BLAZING: Bushfires NT crews have been kept busy in areas stretching from Humpty Doo to Adelaide River for more than a week, responding to numerous grass and scrub fires.
BLAZING: Bushfires NT crews have been kept busy in areas stretching from Humpty Doo to Adelaide River for more than a week, responding to numerous grass and scrub fires. Bushfires NT

CONDITIONS fanning destructive bushfires through Darwin's rural area show no sign of letting up in the coming days.

A large area of the Top End stretching from Darwin to Adelaide River has been under total fire ban conditions for a week as dry and windy conditions prevailed.

Bushfires NT crews have been kept busy in areas stretching from Humpty Doo to Adelaide River for more than a week, responding to numerous grass and scrub fires.

Last week a fire that started at Berry Springs at one stage threatened to jump from the southern side of Cox Peninsular Rd to the northern side and rip through the Territory Wildlife Park.

Fire crews managed to get the fire under control and extinguish it before it jumped the road, tasking choppers and planes to water bomb the area.

On Sunday, the water bombers were called on again when another set of fires driven by strong winds and dry conditions took hold further along Cox Peninsular Rd and further to the south near Batchelor.

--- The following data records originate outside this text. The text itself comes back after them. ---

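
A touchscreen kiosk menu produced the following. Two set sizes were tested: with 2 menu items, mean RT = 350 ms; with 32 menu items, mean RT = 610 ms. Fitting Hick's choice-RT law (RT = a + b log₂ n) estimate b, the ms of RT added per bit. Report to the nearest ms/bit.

The slope on a log₂ axis is (610 − 350) / (5 − 1) = 65 ms/bit.

65 ms/bit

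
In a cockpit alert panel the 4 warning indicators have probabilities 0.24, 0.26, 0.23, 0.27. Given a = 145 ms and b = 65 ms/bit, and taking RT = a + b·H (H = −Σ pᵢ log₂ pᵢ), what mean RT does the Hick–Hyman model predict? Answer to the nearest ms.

275 ms

H = 0.24·log₂(1/0.24) + 0.26·log₂(1/0.26) + 0.23·log₂(1/0.23) + 0.27·log₂(1/0.27) = 1.9971 bits.
RT = 145 + 65 × 1.9971 = 274.81 ms.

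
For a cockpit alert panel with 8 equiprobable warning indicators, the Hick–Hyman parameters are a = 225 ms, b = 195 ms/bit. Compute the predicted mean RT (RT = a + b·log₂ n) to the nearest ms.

810 ms

log₂(8) = 3 bits, so RT = 225 + 195 × 3 ≈ 810.000 ms.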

One landowner at Tumbling Waters, about 60km south of Darwin, was lucky to save his house but his mango crop was destroyed along with a substantial amount of property.

While no homes were destroyed in the blaze, more than 800ha of land was burnt before crews managed to contain the fire.

Bushfires NT chief fire control officer Andrew Turner said the cause of the fire would be investigated.

Mr Turner said the big wet season meant there was a huge fuel load in the rural area, which helped fires to take hold.

The fire near Adelaide River just days before was burning across about 15,000ha and took crews almost 20 hours to bring under control with the help of water bombing aircraft.

Ironically, in the middle of the fire threats, Darwin residents shivered through their coldest night of the year on Monday.

In the city the mercury dropped to a little more than 15 degrees, while the rural area hit a low of 10.

Weather bureau duty forecaster Gabriel Branescu said fire conditions would continue to be a concern in the wider region as windy conditions were expected to prevail in the Top End in days to come.

"We expect the windy conditions to continue and combined with the dry air that we also expect to remain for coming days, it will make fire conditions quite bad across the whole Darwin and Daly district.”